Exponential escape efficiency of SGD from sharp minima in non-stationary regime

TL;DR

This paper develops a new theoretical framework using Large Deviation Theory to show that SGD escapes sharp minima exponentially fast even before reaching stationarity, explaining its effectiveness in training neural networks.

Contribution

It introduces a novel theory for SGD escape efficiency in non-stationary regimes, extending understanding beyond stationary distribution assumptions.

Findings

SGD escapes sharp minima exponentially fast in non-stationary regimes

The theory applies to both continuous and discrete SGD

Experimental results support the theoretical predictions

Abstract

We show that stochastic gradient descent (SGD) escapes from sharp minima exponentially fast even before SGD reaches stationary distribution.

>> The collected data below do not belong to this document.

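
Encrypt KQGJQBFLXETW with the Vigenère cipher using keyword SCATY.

CSGCOTHLQCLY

Repeat the key across the message: SCATYSCATYSC
K(10)+S(18): 28≡2 → C
Q(16)+C(2): 18 → S
G(6)+A(0): 6 → G
J(9)+T(19): 28≡2 → C
Q(16)+Y(24): 40≡14 → O
B(1)+S(18): 19 → T
F(5)+C(2): 7 → H
L(11)+A(0): 11 → L
X(23)+T(19): 42≡16 → Q
E(4)+Y(24): 28≡2 → C
T(19)+S(18): 37≡11 → L
W(22)+C(2): 24 → Y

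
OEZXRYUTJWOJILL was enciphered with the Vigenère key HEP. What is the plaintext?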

SGD has been a de-facto standard training algorithm for various machine learning tasks. However, there still exists an open question as to why SGDs find highly generalizable parameters from non-convex target functions, such as the loss function of neural networks. An "escape efficiency" has been an attractive notion to tackle this question, which measures how SGD efficiently escapes from sharp minima with potentially low generalization performance. Despite its importance, the notion has the limitation that it works only when SGD reaches a stationary distribution after sufficient updates. In this paper, we develop a new theory to investigate escape efficiency of SGD with Gaussian noise, by introducing the Large Deviation Theory for dynamical systems. Based on the theory, we prove that the fast escape form sharp minima, named exponential escape, occurs in a non-stationary setting, and that it holds not only for continuous SGD but also for discrete SGD. A key notion for the result is a quantity called "steepness," which describes the SGD's stochastic behavior throughout its training process. Our experiments are consistent with our theory.